Şiddet, insanlık tarihi kadar eski bir yara. Neden insan şiddete başvurur, neden şiddete maruz kalır? Bu soruların yanıtı tek bir sebebe indirgenemez; şiddet bireysel bir zaaf değil, psikolojik, toplumsal, fizyolojik ve hatta coğrafi boyutları olan çok katmanlı bir olgudur.
Çocuklukta yaşanan travmalar, bireyin iç dünyasında açılan derin yaralar, ilerleyen yıllarda şiddet davranışlarına zemin hazırlar. Sevgiyle değil korkuyla büyüyen çocuklar, gücü kutsamaya başlar; böylece şiddet, acizliğin maskelenmiş bir hali olur. Aslında her şiddet, “Ben varım!” diyen bir yardım çığlığıdır.
Şiddet yalnızca bireysel değil, toplumsal bir üründür de. Kültürel kodlar, ata sözleri ve gelenekler şiddeti normalleştirir, nesilden nesile aktarır. Yoksulluk, adaletsizlik, eğitimsizlik gibi toplumsal sorunlar da şiddetin zeminini besler. Fizyolojik faktörler de bu döngüye eşlik eder; beyindeki kimyasal dengesizlikler, madde bağımlılığı gibi etkenler bireyin dürtülerini zayıflatır.
Coğrafyalar da şiddetin kaderini çizer. Savaş ortamında büyüyen çocuklar, şiddeti savunma mekanizması olarak içselleştirir. En derin yarayı ise kadına yönelik şiddet açar. Toplumsal cinsiyet rolleri, kadını değersizleştiren anlayışlar, kadına şiddeti besler ve meşrulaştırır.
Şiddet bir çözüm değil, uzun bir yıkım sürecidir. Bedende olduğu kadar ruhun kuytularında da kanar. Şiddeti konuşmak, görmek ve çözüm üretmek hepimizin ortak sorumluluğudur.
Çözüm; çocuklara duygularını tanımayı öğretmek, adaleti sağlamak, eğitimi yaygınlaştırmak ve her türlü şiddete sıfır toleransla yaklaşmaktır. Çünkü şiddetin panzehiri güç değil, sevgidir; öfkenin ilacı baskı değil anlayıştır.
Şiddetin yankılandığı her sokakta bir çocuğun kahkahası susar.
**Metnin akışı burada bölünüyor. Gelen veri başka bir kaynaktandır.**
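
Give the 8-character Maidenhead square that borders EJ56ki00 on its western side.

EJ56ji90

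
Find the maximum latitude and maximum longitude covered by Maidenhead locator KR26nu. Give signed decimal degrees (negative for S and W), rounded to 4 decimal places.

86.8750, 25.1667

Field K=10, R=17: +10·20° lon, +17·10° lat → SW at lon 20°, lat 80°.
Square 2, 6: +2·2° lon, +6·1° lat → SW at lon 24°, lat 86°.
Subsquare n=13, u=20: +13·0.0833333° lon, +20·0.0416667° lat → SW at lon 25.0833°, lat 86.8333°.
Cell spans 0.0833333° lon × 0.0416667° lat. NE corner is SW corner plus one full cell.
latitude 86.8750, longitude 25.1667.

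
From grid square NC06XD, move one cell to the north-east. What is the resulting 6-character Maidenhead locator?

NC16ae

Longitude subsquare x = 23; +1 → 24, wraps to 0 = a, carry into square.
Longitude square 0; +1 → 1.
Latitude subsquare d = 3; +1 → 4 = e.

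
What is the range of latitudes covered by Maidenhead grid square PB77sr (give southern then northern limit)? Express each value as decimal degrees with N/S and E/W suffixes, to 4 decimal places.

72.2917° S, 72.2500° S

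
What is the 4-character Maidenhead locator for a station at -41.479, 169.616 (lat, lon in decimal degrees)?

Add 180° to longitude and 90° to latitude: 349.62, 48.52.
Field (20°×10°, letters A–R): 349.62/20 → 17 → R, 48.52/10 → 4 → E; chars RE.
Square (2°×1°, digits 0–9): 9.62/2 → 4, 8.52/1 → 8; chars 48.

RE48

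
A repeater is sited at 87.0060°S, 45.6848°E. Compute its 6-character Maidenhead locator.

LA22ux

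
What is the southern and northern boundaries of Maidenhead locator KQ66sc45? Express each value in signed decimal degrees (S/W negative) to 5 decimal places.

Field K=10, Q=16: +10·20° lon, +16·10° lat → SW at lon 20°, lat 70°.
Square 6, 6: +6·2° lon, +6·1° lat → SW at lon 32°, lat 76°.
Subsquare s=18, c=2: +18·0.0833333° lon, +2·0.0416667° lat → SW at lon 33.5°, lat 76.0833°.
Extended square 4, 5: +4·0.00833333° lon, +5·0.00416667° lat → SW at lon 33.5333°, lat 76.1042°.
Cell spans 0.00833333° lon × 0.00416667° lat.
south 76.10417, north 76.10833.

76.10417, 76.10833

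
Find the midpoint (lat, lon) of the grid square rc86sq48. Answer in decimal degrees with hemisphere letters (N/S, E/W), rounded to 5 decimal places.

Field R=17, C=2: +17·20° lon, +2·10° lat → SW at lon 160°, lat -70°.
Square 8, 6: +8·2° lon, +6·1° lat → SW at lon 176°, lat -64°.
Subsquare s=18, q=16: +18·0.0833333° lon, +16·0.0416667° lat → SW at lon 177.5°, lat -63.3333°.
Extended square 4, 8: +4·0.00833333° lon, +8·0.00416667° lat → SW at lon 177.533°, lat -63.3°.
Cell spans 0.00833333° lon × 0.00416667° lat. Centre is SW corner plus half of each.
latitude 63.29792° S, longitude 177.53750° E.

63.29792° S, 177.53750° E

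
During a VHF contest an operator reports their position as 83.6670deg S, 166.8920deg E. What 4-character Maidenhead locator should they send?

RA36

Add 180° to longitude and 90° to latitude: 346.89, 6.33.
Field (20°×10°, letters A–R): lon ⌊346.89/20⌋ = 17 → R; lat ⌊6.33/10⌋ = 0 → A.
Square (2°×1°, digits 0–9): lon ⌊6.89/2⌋ = 3; lat ⌊6.33/1⌋ = 6.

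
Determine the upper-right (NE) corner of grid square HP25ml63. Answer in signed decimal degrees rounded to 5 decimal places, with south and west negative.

65.47500, -34.94167

Field H=7, P=15: +7·20° lon, +15·10° lat → SW at lon -40°, lat 60°.
Square 2, 5: +2·2° lon, +5·1° lat → SW at lon -36°, lat 65°.
Subsquare m=12, l=11: +12·0.0833333° lon, +11·0.0416667° lat → SW at lon -35°, lat 65.4583°.
Extended square 6, 3: +6·0.00833333° lon, +3·0.00416667° lat → SW at lon -34.95°, lat 65.4708°.
Cell spans 0.00833333° lon × 0.00416667° lat. NE corner is SW corner plus one full cell.
latitude 65.47500, longitude -34.94167.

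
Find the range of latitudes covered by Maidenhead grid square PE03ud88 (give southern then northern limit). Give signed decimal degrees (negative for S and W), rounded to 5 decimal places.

-46.84167, -46.83750

Field P=15, E=4: +15·20° lon, +4·10° lat → SW at lon 120°, lat -50°.
Square 0, 3: +0·2° lon, +3·1° lat → SW at lon 120°, lat -47°.
Subsquare u=20, d=3: +20·0.0833333° lon, +3·0.0416667° lat → SW at lon 121.667°, lat -46.875°.
Extended square 8, 8: +8·0.00833333° lon, +8·0.00416667° lat → SW at lon 121.733°, lat -46.8417°.
Cell spans 0.00833333° lon × 0.00416667° lat.
south -46.84167, north -46.83750.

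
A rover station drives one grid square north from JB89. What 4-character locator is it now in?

JC80

Latitude square 9; +1 → 10, wraps to 0, carry into field.
Latitude field B = 1; +1 → 2 = C.
The longitude characters are unchanged.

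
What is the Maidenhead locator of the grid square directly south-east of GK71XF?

GK81ae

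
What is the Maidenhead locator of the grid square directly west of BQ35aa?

BQ25xa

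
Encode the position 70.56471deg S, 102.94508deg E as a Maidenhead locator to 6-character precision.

OB19lk

Offset from 180°W / 90°S: lon 282.9451°, lat 19.4353°.
Field: lon ⌊282.9451/20⌋ = 14 → O; lat ⌊19.4353/10⌋ = 1 → B.
Square: lon ⌊2.9451/2⌋ = 1; lat ⌊9.4353/1⌋ = 9.
Subsquare: lon ⌊0.9451/0.0833333⌋ = 11 → l; lat ⌊0.4353/0.0416667⌋ = 10 → k.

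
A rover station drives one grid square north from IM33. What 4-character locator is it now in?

Latitude square 3; +1 → 4.
The longitude characters are unchanged.

IM34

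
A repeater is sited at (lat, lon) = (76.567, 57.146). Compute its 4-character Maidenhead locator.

LQ86

Shift to the Maidenhead origin (180°W, 90°S): lon 237.15, lat 166.57.
Field: lon ⌊237.15/20⌋ = 11 → L; lat ⌊166.57/10⌋ = 16 → Q.
Square: lon ⌊17.15/2⌋ = 8; lat ⌊6.57/1⌋ = 6.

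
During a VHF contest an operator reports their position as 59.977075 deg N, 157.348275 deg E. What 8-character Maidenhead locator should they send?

Shift to the Maidenhead origin (180°W, 90°S): lon 337.34828, lat 149.97708.
Field (20°×10°, letters A–R): lon ⌊337.34828/20⌋ = 16 → Q; lat ⌊149.97708/10⌋ = 14 → O.
Square (2°×1°, digits 0–9): lon ⌊17.34828/2⌋ = 8; lat ⌊9.97708/1⌋ = 9.
Subsquare (5′×2.5′, letters a–x): lon ⌊1.34828/0.0833333⌋ = 16 → q; lat ⌊0.97708/0.0416667⌋ = 23 → x.
Extended square (30″×15″, digits 0–9): lon ⌊0.01494/0.00833333⌋ = 1; lat ⌊0.01874/0.00416667⌋ = 4.

QO89qx14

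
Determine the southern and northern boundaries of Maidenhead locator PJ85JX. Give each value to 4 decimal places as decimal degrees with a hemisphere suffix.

Field P=15, J=9: +15·20° lon, +9·10° lat → SW at lon 120°, lat 0°.
Square 8, 5: +8·2° lon, +5·1° lat → SW at lon 136°, lat 5°.
Subsquare j=9, x=23: +9·0.0833333° lon, +23·0.0416667° lat → SW at lon 136.75°, lat 5.95833°.
Cell spans 0.0833333° lon × 0.0416667° lat.
south 5.9583° N, north 6.0000° N.

5.9583° N, 6.0000° N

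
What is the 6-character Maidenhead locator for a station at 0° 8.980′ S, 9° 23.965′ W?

II59hu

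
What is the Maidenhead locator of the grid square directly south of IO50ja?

IN59jx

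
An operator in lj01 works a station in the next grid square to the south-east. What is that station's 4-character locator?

LJ10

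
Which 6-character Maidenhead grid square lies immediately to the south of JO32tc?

JO32tb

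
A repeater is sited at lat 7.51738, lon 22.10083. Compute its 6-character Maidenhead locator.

KJ17bm

Offset from 180°W / 90°S: lon 202.1008°, lat 97.5174°.
Field (20°×10°, letters A–R): lon ⌊202.1008/20⌋ = 10 → K; lat ⌊97.5174/10⌋ = 9 → J.
Square (2°×1°, digits 0–9): lon ⌊2.1008/2⌋ = 1; lat ⌊7.5174/1⌋ = 7.
Subsquare (5′×2.5′, letters a–x): lon ⌊0.1008/0.0833333⌋ = 1 → b; lat ⌊0.5174/0.0416667⌋ = 12 → m.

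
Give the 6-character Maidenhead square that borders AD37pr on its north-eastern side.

AD37qs

Longitude subsquare p = 15; +1 → 16 = q.
Latitude subsquare r = 17; +1 → 18 = s.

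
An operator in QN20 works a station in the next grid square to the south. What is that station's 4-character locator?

QM29

Latitude square 0; −1 → -1, wraps to 9, carry into field.
Latitude field N = 13; −1 → 12 = M.
The longitude characters are unchanged.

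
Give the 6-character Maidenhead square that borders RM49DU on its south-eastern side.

Longitude subsquare d = 3; +1 → 4 = e.
Latitude subsquare u = 20; −1 → 19 = t.

RM49et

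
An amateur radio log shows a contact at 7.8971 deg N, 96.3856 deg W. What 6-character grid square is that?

EJ17tv

Shift to the Maidenhead origin (180°W, 90°S): lon 83.6144, lat 97.8971.
Field (20°×10°, letters A–R): 83.6144/20 → 4 → E, 97.8971/10 → 9 → J; chars EJ.
Square (2°×1°, digits 0–9): 3.6144/2 → 1, 7.8971/1 → 7; chars 17.
Subsquare (5′×2.5′, letters a–x): 1.6144/0.0833333 → 19 → t, 0.8971/0.0416667 → 21 → v; chars tv.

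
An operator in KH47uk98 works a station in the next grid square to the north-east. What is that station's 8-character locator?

KH47vk09

Longitude extended square 9; +1 → 10, wraps to 0, carry into subsquare.
Longitude subsquare u = 20; +1 → 21 = v.
Latitude extended square 8; +1 → 9.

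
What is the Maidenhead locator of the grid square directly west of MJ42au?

MJ32xu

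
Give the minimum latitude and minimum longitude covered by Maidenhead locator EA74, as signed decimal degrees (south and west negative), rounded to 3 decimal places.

Field E=4, A=0: +4·20° lon, +0·10° lat → SW at lon -100°, lat -90°.
Square 7, 4: +7·2° lon, +4·1° lat → SW at lon -86°, lat -86°.
latitude -86.000, longitude -86.000.

-86.000, -86.000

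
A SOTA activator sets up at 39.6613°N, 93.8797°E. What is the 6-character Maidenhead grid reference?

NM69wp

Shift to the Maidenhead origin (180°W, 90°S): lon 273.8797, lat 129.6613.
Field: 273.8797/20 → 13 → N, 129.6613/10 → 12 → M; chars NM.
Square: 13.8797/2 → 6, 9.6613/1 → 9; chars 69.
Subsquare: 1.8797/0.0833333 → 22 → w, 0.6613/0.0416667 → 15 → p; chars wp.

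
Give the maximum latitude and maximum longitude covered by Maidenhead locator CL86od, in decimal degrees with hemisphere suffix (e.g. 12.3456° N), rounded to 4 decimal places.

26.1667° N, 122.7500° W

Field C=2, L=11: +2·20° lon, +11·10° lat → SW at lon -140°, lat 20°.
Square 8, 6: +8·2° lon, +6·1° lat → SW at lon -124°, lat 26°.
Subsquare o=14, d=3: +14·0.0833333° lon, +3·0.0416667° lat → SW at lon -122.833°, lat 26.125°.
Cell spans 0.0833333° lon × 0.0416667° lat. NE corner is SW corner plus one full cell.
latitude 26.1667° N, longitude 122.7500° W.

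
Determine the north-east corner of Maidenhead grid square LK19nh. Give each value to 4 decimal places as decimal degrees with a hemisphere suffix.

19.3333° N, 43.1667° E

Field L=11, K=10: +11·20° lon, +10·10° lat → SW at lon 40°, lat 10°.
Square 1, 9: +1·2° lon, +9·1° lat → SW at lon 42°, lat 19°.
Subsquare n=13, h=7: +13·0.0833333° lon, +7·0.0416667° lat → SW at lon 43.0833°, lat 19.2917°.
Cell spans 0.0833333° lon × 0.0416667° lat. NE corner is SW corner plus one full cell.
latitude 19.3333° N, longitude 43.1667° E.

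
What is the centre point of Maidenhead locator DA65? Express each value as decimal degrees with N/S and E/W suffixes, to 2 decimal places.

Field D=3, A=0: +3·20° lon, +0·10° lat → SW at lon -120°, lat -90°.
Square 6, 5: +6·2° lon, +5·1° lat → SW at lon -108°, lat -85°.
Cell spans 2° lon × 1° lat. Centre is SW corner plus half of each.
latitude 84.50° S, longitude 107.00° W.

84.50° S, 107.00° W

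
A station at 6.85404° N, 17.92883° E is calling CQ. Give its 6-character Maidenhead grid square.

Add 180° to longitude and 90° to latitude: 197.9288, 96.8540.
Field (20°×10°, letters A–R): lon ⌊197.9288/20⌋ = 9 → J; lat ⌊96.8540/10⌋ = 9 → J.
Square (2°×1°, digits 0–9): lon ⌊17.9288/2⌋ = 8; lat ⌊6.8540/1⌋ = 6.
Subsquare (5′×2.5′, letters a–x): lon ⌊1.9288/0.0833333⌋ = 23 → x; lat ⌊0.8540/0.0416667⌋ = 20 → u.

JJ86xu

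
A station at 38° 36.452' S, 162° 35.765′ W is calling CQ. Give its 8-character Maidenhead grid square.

Add 180° to longitude and 90° to latitude: 17.40392, 51.39247.
Field: 17.40392/20 → 0 → A, 51.39247/10 → 5 → F; chars AF.
Square: 17.40392/2 → 8, 1.39247/1 → 1; chars 81.
Subsquare: 1.40392/0.0833333 → 16 → q, 0.39247/0.0416667 → 9 → j; chars qj.
Extended square: 0.07058/0.00833333 → 8, 0.01747/0.00416667 → 4; chars 84.

AF81qj84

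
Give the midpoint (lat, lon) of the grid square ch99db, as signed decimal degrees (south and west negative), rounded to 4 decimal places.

-10.9375, -121.7083

Field C=2, H=7: +2·20° lon, +7·10° lat → SW at lon -140°, lat -20°.
Square 9, 9: +9·2° lon, +9·1° lat → SW at lon -122°, lat -11°.
Subsquare d=3, b=1: +3·0.0833333° lon, +1·0.0416667° lat → SW at lon -121.75°, lat -10.9583°.
Cell spans 0.0833333° lon × 0.0416667° lat. Centre is SW corner plus half of each.
latitude -10.9375, longitude -121.7083.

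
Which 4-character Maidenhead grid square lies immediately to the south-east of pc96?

QC05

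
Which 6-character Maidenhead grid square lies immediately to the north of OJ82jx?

Latitude subsquare x = 23; +1 → 24, wraps to 0 = a, carry into square.
Latitude square 2; +1 → 3.
The longitude characters are unchanged.

OJ83ja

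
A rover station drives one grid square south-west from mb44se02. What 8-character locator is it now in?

Longitude extended square 0; −1 → -1, wraps to 9, carry into subsquare.
Longitude subsquare s = 18; −1 → 17 = r.
Latitude extended square 2; −1 → 1.

MB44re91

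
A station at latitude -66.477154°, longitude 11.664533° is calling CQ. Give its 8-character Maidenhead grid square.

Shift to the Maidenhead origin (180°W, 90°S): lon 191.66453, lat 23.52285.
Field (20°×10°, letters A–R): lon ⌊191.66453/20⌋ = 9 → J; lat ⌊23.52285/10⌋ = 2 → C.
Square (2°×1°, digits 0–9): lon ⌊11.66453/2⌋ = 5; lat ⌊3.52285/1⌋ = 3.
Subsquare (5′×2.5′, letters a–x): lon ⌊1.66453/0.0833333⌋ = 19 → t; lat ⌊0.52285/0.0416667⌋ = 12 → m.
Extended square (30″×15″, digits 0–9): lon ⌊0.08120/0.00833333⌋ = 9; lat ⌊0.02285/0.00416667⌋ = 5.

JC53tm95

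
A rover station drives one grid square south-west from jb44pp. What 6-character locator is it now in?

JB44oo

Longitude subsquare p = 15; −1 → 14 = o.
Latitude subsquare p = 15; −1 → 14 = o.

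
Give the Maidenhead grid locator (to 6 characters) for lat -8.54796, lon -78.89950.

Offset from 180°W / 90°S: lon 101.1005°, lat 81.4520°.
Field: lon ⌊101.1005/20⌋ = 5 → F; lat ⌊81.4520/10⌋ = 8 → I.
Square: lon ⌊1.1005/2⌋ = 0; lat ⌊1.4520/1⌋ = 1.
Subsquare: lon ⌊1.1005/0.0833333⌋ = 13 → n; lat ⌊0.4520/0.0416667⌋ = 10 → k.

FI01nk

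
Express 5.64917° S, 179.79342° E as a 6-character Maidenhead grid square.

RI94vi

Add 180° to longitude and 90° to latitude: 359.7934, 84.3508.
Field: 359.7934/20 → 17 → R, 84.3508/10 → 8 → I; chars RI.
Square: 19.7934/2 → 9, 4.3508/1 → 4; chars 94.
Subsquare: 1.7934/0.0833333 → 21 → v, 0.3508/0.0416667 → 8 → i; chars vi.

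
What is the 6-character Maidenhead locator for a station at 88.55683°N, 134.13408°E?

Offset from 180°W / 90°S: lon 314.1341°, lat 178.5568°.
Field: 314.1341/20 → 15 → P, 178.5568/10 → 17 → R; chars PR.
Square: 14.1341/2 → 7, 8.5568/1 → 8; chars 78.
Subsquare: 0.1341/0.0833333 → 1 → b, 0.5568/0.0416667 → 13 → n; chars bn.

PR78bn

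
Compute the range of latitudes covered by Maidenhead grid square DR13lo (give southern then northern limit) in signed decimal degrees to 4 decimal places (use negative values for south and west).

Field D=3, R=17: +3·20° lon, +17·10° lat → SW at lon -120°, lat 80°.
Square 1, 3: +1·2° lon, +3·1° lat → SW at lon -118°, lat 83°.
Subsquare l=11, o=14: +11·0.0833333° lon, +14·0.0416667° lat → SW at lon -117.083°, lat 83.5833°.
Cell spans 0.0833333° lon × 0.0416667° lat.
south 83.5833, north 83.6250.

83.5833, 83.6250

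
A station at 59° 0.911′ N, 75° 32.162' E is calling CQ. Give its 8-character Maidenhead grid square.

Add 180° to longitude and 90° to latitude: 255.53603, 149.01518.
Field (20°×10°, letters A–R): 255.53603/20 → 12 → M, 149.01518/10 → 14 → O; chars MO.
Square (2°×1°, digits 0–9): 15.53603/2 → 7, 9.01518/1 → 9; chars 79.
Subsquare (5′×2.5′, letters a–x): 1.53603/0.0833333 → 18 → s, 0.01518/0.0416667 → 0 → a; chars sa.
Extended square (30″×15″, digits 0–9): 0.03603/0.00833333 → 4, 0.01518/0.00416667 → 3; chars 43.

MO79sa43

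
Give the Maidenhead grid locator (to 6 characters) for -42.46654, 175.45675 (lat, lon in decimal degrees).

Add 180° to longitude and 90° to latitude: 355.4567, 47.5335.
Field: 355.4567/20 → 17 → R, 47.5335/10 → 4 → E; chars RE.
Square: 15.4567/2 → 7, 7.5335/1 → 7; chars 77.
Subsquare: 1.4567/0.0833333 → 17 → r, 0.5335/0.0416667 → 12 → m; chars rm.

RE77rm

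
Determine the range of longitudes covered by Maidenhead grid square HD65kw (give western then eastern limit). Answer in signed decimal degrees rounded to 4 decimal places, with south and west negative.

-27.1667, -27.0833

Field H=7, D=3: +7·20° lon, +3·10° lat → SW at lon -40°, lat -60°.
Square 6, 5: +6·2° lon, +5·1° lat → SW at lon -28°, lat -55°.
Subsquare k=10, w=22: +10·0.0833333° lon, +22·0.0416667° lat → SW at lon -27.1667°, lat -54.0833°.
Cell spans 0.0833333° lon × 0.0416667° lat.
west -27.1667, east -27.0833.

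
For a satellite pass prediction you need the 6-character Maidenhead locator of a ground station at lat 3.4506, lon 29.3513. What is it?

Shift to the Maidenhead origin (180°W, 90°S): lon 209.3513, lat 93.4506.
Field (20°×10°, letters A–R): 209.3513/20 → 10 → K, 93.4506/10 → 9 → J; chars KJ.
Square (2°×1°, digits 0–9): 9.3513/2 → 4, 3.4506/1 → 3; chars 43.
Subsquare (5′×2.5′, letters a–x): 1.3513/0.0833333 → 16 → q, 0.4506/0.0416667 → 10 → k; chars qk.

KJ43qk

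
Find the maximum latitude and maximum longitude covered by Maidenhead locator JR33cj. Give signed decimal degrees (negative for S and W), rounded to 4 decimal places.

83.4167, 6.2500

Field J=9, R=17: +9·20° lon, +17·10° lat → SW at lon 0°, lat 80°.
Square 3, 3: +3·2° lon, +3·1° lat → SW at lon 6°, lat 83°.
Subsquare c=2, j=9: +2·0.0833333° lon, +9·0.0416667° lat → SW at lon 6.16667°, lat 83.375°.
Cell spans 0.0833333° lon × 0.0416667° lat. NE corner is SW corner plus one full cell.
latitude 83.4167, longitude 6.2500.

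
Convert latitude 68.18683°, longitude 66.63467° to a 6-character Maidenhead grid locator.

MP38he

Offset from 180°W / 90°S: lon 246.6347°, lat 158.1868°.
Field (20°×10°, letters A–R): lon ⌊246.6347/20⌋ = 12 → M; lat ⌊158.1868/10⌋ = 15 → P.
Square (2°×1°, digits 0–9): lon ⌊6.6347/2⌋ = 3; lat ⌊8.1868/1⌋ = 8.
Subsquare (5′×2.5′, letters a–x): lon ⌊0.6347/0.0833333⌋ = 7 → h; lat ⌊0.1868/0.0416667⌋ = 4 → e.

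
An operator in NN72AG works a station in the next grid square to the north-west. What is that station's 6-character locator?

NN62xh

Longitude subsquare a = 0; −1 → -1, wraps to 23 = x, carry into square.
Longitude square 7; −1 → 6.
Latitude subsquare g = 6; +1 → 7 = h.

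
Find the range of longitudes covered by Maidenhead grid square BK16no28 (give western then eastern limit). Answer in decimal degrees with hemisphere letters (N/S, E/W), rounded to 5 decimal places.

Field B=1, K=10: +1·20° lon, +10·10° lat → SW at lon -160°, lat 10°.
Square 1, 6: +1·2° lon, +6·1° lat → SW at lon -158°, lat 16°.
Subsquare n=13, o=14: +13·0.0833333° lon, +14·0.0416667° lat → SW at lon -156.917°, lat 16.5833°.
Extended square 2, 8: +2·0.00833333° lon, +8·0.00416667° lat → SW at lon -156.9°, lat 16.6167°.
Cell spans 0.00833333° lon × 0.00416667° lat.
west 156.90000° W, east 156.89167° W.

156.90000° W, 156.89167° W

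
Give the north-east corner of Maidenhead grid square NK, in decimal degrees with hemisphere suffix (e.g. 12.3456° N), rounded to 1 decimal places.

20.0° N, 100.0° E

Field N=13, K=10: +13·20° lon, +10·10° lat → SW at lon 80°, lat 10°.
Cell spans 20° lon × 10° lat. NE corner is SW corner plus one full cell.
latitude 20.0° N, longitude 100.0° E.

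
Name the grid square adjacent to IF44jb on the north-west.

Longitude subsquare j = 9; −1 → 8 = i.
Latitude subsquare b = 1; +1 → 2 = c.

IF44ic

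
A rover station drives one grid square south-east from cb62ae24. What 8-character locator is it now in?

CB62ae33

Longitude extended square 2; +1 → 3.
Latitude extended square 4; −1 → 3.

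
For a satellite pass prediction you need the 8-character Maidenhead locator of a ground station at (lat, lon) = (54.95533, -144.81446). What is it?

Shift to the Maidenhead origin (180°W, 90°S): lon 35.18554, lat 144.95533.
Field (20°×10°, letters A–R): 35.18554/20 → 1 → B, 144.95533/10 → 14 → O; chars BO.
Square (2°×1°, digits 0–9): 15.18554/2 → 7, 4.95533/1 → 4; chars 74.
Subsquare (5′×2.5′, letters a–x): 1.18554/0.0833333 → 14 → o, 0.95533/0.0416667 → 22 → w; chars ow.
Extended square (30″×15″, digits 0–9): 0.01887/0.00833333 → 2, 0.03866/0.00416667 → 9; chars 29.

BO74ow29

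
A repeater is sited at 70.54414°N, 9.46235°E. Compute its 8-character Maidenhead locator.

Add 180° to longitude and 90° to latitude: 189.46235, 160.54414.
Field: lon ⌊189.46235/20⌋ = 9 → J; lat ⌊160.54414/10⌋ = 16 → Q.
Square: lon ⌊9.46235/2⌋ = 4; lat ⌊0.54414/1⌋ = 0.
Subsquare: lon ⌊1.46235/0.0833333⌋ = 17 → r; lat ⌊0.54414/0.0416667⌋ = 13 → n.
Extended square: lon ⌊0.04568/0.00833333⌋ = 5; lat ⌊0.00247/0.00416667⌋ = 0.

JQ40rn50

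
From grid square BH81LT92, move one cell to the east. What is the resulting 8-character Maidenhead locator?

BH81mt02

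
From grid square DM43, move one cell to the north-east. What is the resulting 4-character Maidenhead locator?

Longitude square 4; +1 → 5.
Latitude square 3; +1 → 4.

DM54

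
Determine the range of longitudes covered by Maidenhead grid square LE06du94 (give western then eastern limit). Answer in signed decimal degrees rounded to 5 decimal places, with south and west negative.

40.32500, 40.33333

Field L=11, E=4: +11·20° lon, +4·10° lat → SW at lon 40°, lat -50°.
Square 0, 6: +0·2° lon, +6·1° lat → SW at lon 40°, lat -44°.
Subsquare d=3, u=20: +3·0.0833333° lon, +20·0.0416667° lat → SW at lon 40.25°, lat -43.1667°.
Extended square 9, 4: +9·0.00833333° lon, +4·0.00416667° lat → SW at lon 40.325°, lat -43.15°.
Cell spans 0.00833333° lon × 0.00416667° lat.
west 40.32500, east 40.33333.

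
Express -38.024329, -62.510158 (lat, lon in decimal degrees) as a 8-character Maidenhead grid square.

Shift to the Maidenhead origin (180°W, 90°S): lon 117.48984, lat 51.97567.
Field (20°×10°, letters A–R): 117.48984/20 → 5 → F, 51.97567/10 → 5 → F; chars FF.
Square (2°×1°, digits 0–9): 17.48984/2 → 8, 1.97567/1 → 1; chars 81.
Subsquare (5′×2.5′, letters a–x): 1.48984/0.0833333 → 17 → r, 0.97567/0.0416667 → 23 → x; chars rx.
Extended square (30″×15″, digits 0–9): 0.07318/0.00833333 → 8, 0.01734/0.00416667 → 4; chars 84.

FF81rx84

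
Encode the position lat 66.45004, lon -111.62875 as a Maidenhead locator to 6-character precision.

DP46ek

Add 180° to longitude and 90° to latitude: 68.3713, 156.4500.
Field (20°×10°, letters A–R): 68.3713/20 → 3 → D, 156.4500/10 → 15 → P; chars DP.
Square (2°×1°, digits 0–9): 8.3713/2 → 4, 6.4500/1 → 6; chars 46.
Subsquare (5′×2.5′, letters a–x): 0.3713/0.0833333 → 4 → e, 0.4500/0.0416667 → 10 → k; chars ek.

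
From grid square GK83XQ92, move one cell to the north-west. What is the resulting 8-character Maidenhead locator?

GK83xq83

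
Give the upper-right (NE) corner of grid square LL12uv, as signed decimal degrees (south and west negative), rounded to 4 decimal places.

22.9167, 43.7500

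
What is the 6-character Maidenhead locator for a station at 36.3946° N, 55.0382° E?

LM76mj

Offset from 180°W / 90°S: lon 235.0382°, lat 126.3946°.
Field: lon ⌊235.0382/20⌋ = 11 → L; lat ⌊126.3946/10⌋ = 12 → M.
Square: lon ⌊15.0382/2⌋ = 7; lat ⌊6.3946/1⌋ = 6.
Subsquare: lon ⌊1.0382/0.0833333⌋ = 12 → m; lat ⌊0.3946/0.0416667⌋ = 9 → j.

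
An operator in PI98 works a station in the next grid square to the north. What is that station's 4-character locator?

Latitude square 8; +1 → 9.
The longitude characters are unchanged.

PI99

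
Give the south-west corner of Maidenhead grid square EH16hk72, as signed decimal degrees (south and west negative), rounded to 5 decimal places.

-13.57500, -97.35833

Field E=4, H=7: +4·20° lon, +7·10° lat → SW at lon -100°, lat -20°.
Square 1, 6: +1·2° lon, +6·1° lat → SW at lon -98°, lat -14°.
Subsquare h=7, k=10: +7·0.0833333° lon, +10·0.0416667° lat → SW at lon -97.4167°, lat -13.5833°.
Extended square 7, 2: +7·0.00833333° lon, +2·0.00416667° lat → SW at lon -97.3583°, lat -13.575°.
latitude -13.57500, longitude -97.35833.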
Geleceği değiştirmek için elimizde bir taş değil, bir çiçek taşımalıyız. Şiddeti beslemek değil, merhameti büyütmek için çabalamalıyız.
Unutmayalım:
İyileşmeyen birey, yaralı bir topluma dönüşür.
Ve şiddet, iyileşemeyen toplumların sessiz çığlığıdır.
Şiddeti değil, sevgiyi büyütelim.
Çünkü gerçek zafer, başkasını değil; kendi öfkemizi yenmektir.
Gerçek güç; öfkesine yenilmemekte, nefsini dizginlemektedir.
Nitekim Efendimiz (s.a.v.) buyurur:
“Gerçek pehlivan, güreşte rakibini yenen değil, öfkelendiği zaman nefsine hâkim olandır.”
Şimdi susmuş çocuk kahkahalarını yeniden duymak için, elimizde taş değil, çiçek taşımalıyız.
Gelin, şiddetin karanlığına sevgiyle ışık tutalım.
Çünkü iyileşmeyen birey, yaralı bir toplum demektir.
Ve şiddet, iyileşemeyen toplumların sessiz çığlığıdır.
Mevlânâ’nın dediği gibi:
“Aşk, şiddetin panzehiridir.
Sevgiyle yıka ruhunu, şiddetin kiri aksın gitsin.”
Dostoyevski’nin fısıldadığı gibi:
“Gerçek zafer, başkasını değil; kendi öfkeni yenmektir.”